There's a faint click — Draco's voice joins in, amused and lethal: "Consider it insurance, Cross."
A tiny parcel drops through his mailbox later that night — a small black pendant, warm to the touch. A note reads: One use. For when the wolves can't reach you in time.
Cross clutches it, whispering, "Thank you," before slipping it over his neck. The hunt continues — and he's not alone anymore.
Time Skip,
The cart dropped, pulling both me and Wesley inside, as it crashed into the cliff wall and wedged itself in between both walls.
Fox, who had just barely made it inside the cart and climbed in by the time Wesley had been saved by me, stayed hidden behind a seat as Wesley made his way to my side, pointing his gun at the me.
Fox focused on catching her breath and calming her heartbeat, ripping the fabric of her pants to examine her bloodied thigh until something I said caught her attention.
"Everything they told you is a lie." I croaked.
"You are my son."
"Is it true?" Wesley asked when he saw her.
Tell me he lied Wesley silently begged. Tell me he lied and I didn't just tried kill my father. Tell me
"Yes." Fox answered, not knowing what else to say. As she unwillingly began to see things in a new light, things began to make sense. Why would a Fraternity member go rogue?

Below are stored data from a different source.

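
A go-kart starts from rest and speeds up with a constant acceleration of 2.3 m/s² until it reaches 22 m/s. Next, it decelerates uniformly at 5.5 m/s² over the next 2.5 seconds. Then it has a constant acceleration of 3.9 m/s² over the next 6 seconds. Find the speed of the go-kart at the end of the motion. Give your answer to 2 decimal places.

31.65 m/s

Phase 1 (accelerating): v₀ = 0 m/s, a = 2.3 m/s².
v = v₀ + at → t = (22 − 0) / 2.3 = 9.57 s
v² = v₀² + 2aΔx → Δx = (22² − 0²)/(2·2.3) = 105 m

Phase 2 (decelerating): v₀ = 22.0 m/s, a = -5.5 m/s².
v = v₀ + at = 22.0 + (-5.5)(2.5) = 8.25 m/s
Δx = v₀t + ½at² = 22.0·2.5 + 0.5·-5.5·2.5² = 37.8 m

Phase 3 (accelerating): v₀ = 8.25 m/s, a = 3.9 m/s².
v = v₀ + at = 8.25 + (3.9)(6) = 31.6 m/s
Δx = v₀t + ½at² = 8.25·6 + 0.5·3.9·6² = 120 m
Final speed = 31.6 m/s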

What would he get for killing the good guys?
"Why did you make me do this?" Wesley asked hoarsely.
"Because you are the only person he wouldn't kill." Fox answered, hiding her emotions behind a flat voice or so I thought she is.
"You knew god dammit." Wesley whispered, almost to himself. "You knew the entire time."
"Well, his name came up," Fox said coldly, "And so did yours."
Wesley didn't wait to hear any more before he shot the window out from under him and sent himself, and me plunging into the river below.
My fingers clutch the pendant during mid fall. A soft blue light, a searing pain. Torn flesh knits, torn muscle weaves whole. I gasps — alive again.
He drags myself to the riverbank griping Wesley's collar. With every ounce of strength, I hauled my unconscious son free.
In a safehouse hidden beneath the city, I laid Wesley on a battered cot. I brushes dripping hair from Wesley's eyes, blood and rain mingling on my palm.
"You're my son. I'm sorry for everything, but this ends soon."
Outside, thunder rolls — the Wolves are waiting.